Der Reifentyp ist in dieser EU-Verordnung über die Größenbezeichnung (Dimension), den Speed- und Loadindex, die Bauart, den Reifenhersteller oder die Handelsmarke und die Verwendungsart (Profilausführung) definiert; de facto sind Reifen des gleichen Typs damit identische Reifen. Das bedeutet für die Praxis: „Auf Fahrzeugen, die im grenzüberschreitenden Verkehr eingesetzt werden, sind achsweise nur Reifen der gleichen Größenbezeichnung (Dimension), des gleichen Speed- und Loadindex, der gleichen Bauart, des gleichen Reifenherstellers oder gleicher Handelsmarke und der gleichen Verwendungsart (Profilausführung) zu verwenden“, erläutert Hans-Jürgen Drechsler, Geschäftsführer und Technikexperte beim BRV in Bonn, und fügt hinzu: „Das betrifft auch achsweise die gleichen Karkassen bei kalterneuerten Reifen.“
Grenzübertirtt nur ohne Mischbereifung
Der BRV habe das Bundesverkehrsmnisterium, das in der entsprechenden Gesetzgebung federführend ist, schon länger darauf hingewiesen, dass in der Frage der Mischbereifung an Nutzfahrzeugen das nationale deutsche Recht und das EU-Recht voneinander abweichen, so der Verband. Das führe immer wieder zu Problemen für die Fahrzeugbetreiber:innen.

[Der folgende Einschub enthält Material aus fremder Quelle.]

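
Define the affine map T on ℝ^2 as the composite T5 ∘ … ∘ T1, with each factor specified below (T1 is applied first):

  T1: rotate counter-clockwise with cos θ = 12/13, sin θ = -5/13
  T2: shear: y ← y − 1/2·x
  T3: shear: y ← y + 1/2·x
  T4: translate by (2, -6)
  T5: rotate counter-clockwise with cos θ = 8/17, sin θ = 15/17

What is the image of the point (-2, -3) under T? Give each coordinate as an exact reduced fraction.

T1 rotate counter-clockwise with cos θ = 12/13, sin θ = -5/13: (-2, -3) → (-3, -2)
T2 shear: y ← y − 1/2·x: (-3, -2) → (-3, -1/2)
T3 shear: y ← y + 1/2·x: (-3, -1/2) → (-3, -2)
T4 translate by (2, -6): (-3, -2) → (-1, -8)
T5 rotate counter-clockwise with cos θ = 8/17, sin θ = 15/17: (-1, -8) → (112/17, -79/17)

T(p) = (112/17, -79/17)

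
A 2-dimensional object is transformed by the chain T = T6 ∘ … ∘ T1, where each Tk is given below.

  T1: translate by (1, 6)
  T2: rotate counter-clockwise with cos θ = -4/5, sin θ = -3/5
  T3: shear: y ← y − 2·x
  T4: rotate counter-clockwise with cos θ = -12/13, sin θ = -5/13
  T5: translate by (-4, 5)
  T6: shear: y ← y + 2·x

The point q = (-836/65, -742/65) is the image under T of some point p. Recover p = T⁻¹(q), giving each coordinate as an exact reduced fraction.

p = (-3, -1)

T1 = [1 0 1; 0 1 6; 0 0 1]
T2·T1 = [-4/5 3/5 14/5; -3/5 -4/5 -27/5; 0 0 1]
T3·…·T1 = [-4/5 3/5 14/5; 1 -2 -11; 0 0 1]
T4·…·T1 = [73/65 -86/65 -443/65; -8/13 21/13 118/13; 0 0 1]
T5·…·T1 = [73/65 -86/65 -703/65; -8/13 21/13 183/13; 0 0 1]
T6·…·T1 = [73/65 -86/65 -703/65; 106/65 -67/65 -491/65; 0 0 1]
det M = 1; M⁻¹ = [-67/65 86/65 -15/13; -106/65 73/65 -119/13; 0 0 1]
M⁻¹ · (-836/65, -742/65)ᵀ = (-3, -1)ᵀ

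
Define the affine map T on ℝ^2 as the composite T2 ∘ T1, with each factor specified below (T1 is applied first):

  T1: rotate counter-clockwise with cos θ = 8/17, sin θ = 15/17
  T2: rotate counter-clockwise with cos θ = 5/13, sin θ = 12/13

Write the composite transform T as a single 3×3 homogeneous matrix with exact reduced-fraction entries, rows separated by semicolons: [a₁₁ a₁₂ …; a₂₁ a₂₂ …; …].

T1 = [8/17 -15/17 0; 15/17 8/17 0; 0 0 1]
T2·T1 = [-140/221 -171/221 0; 171/221 -140/221 0; 0 0 1]

T = [-140/221 -171/221 0; 171/221 -140/221 0; 0 0 1]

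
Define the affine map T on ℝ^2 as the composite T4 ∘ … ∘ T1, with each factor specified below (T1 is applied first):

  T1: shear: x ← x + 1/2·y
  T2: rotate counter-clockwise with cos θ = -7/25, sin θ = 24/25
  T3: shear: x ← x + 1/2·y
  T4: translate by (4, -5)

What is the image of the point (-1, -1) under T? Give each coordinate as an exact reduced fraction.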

Der Verband erwartet, dass die nationale Gesetzgebung dem EU-Recht irgendwann angeglichen wird. Bis dahin gilt aber: Die Fahrzeugprüfung basiert auf geltendem deutschem Recht, daher gebe es derzeit keinen Grund, einem Lkw wegen der beschriebenen Mischbereifung die HU-Plakette zu verweigern. Auch dann nicht, wenn er im EU-Verkehr unterwegs ist. Im europäischen Ausland würde der Brummi aber trotz bestandener deutscher Fahrzeugprüfung gegen dort geltendes Recht verstoßen – und das kann teuer werden, warnt der BRV. Mischbereifung ist somit ein Tabu für Lkw, die grenzüberschreitend innerhalb Europas eingesetzt werden.
Der Bundesverband Reifenhandel und Vulkaniseur-Handwerk e.V. (BRV) ist der bundesweit tätige Fachverband des deutschen Reifengewerbes. Mit seinen 2.010 Mitgliedern und ihren insgesamt rund 3.500 Outlets vertritt er rund vier Fünftel des spezialisierten Reifenhandels
und -handwerks in Deutschland. Auch 175 Fördermitglieder gehören dem BRV an.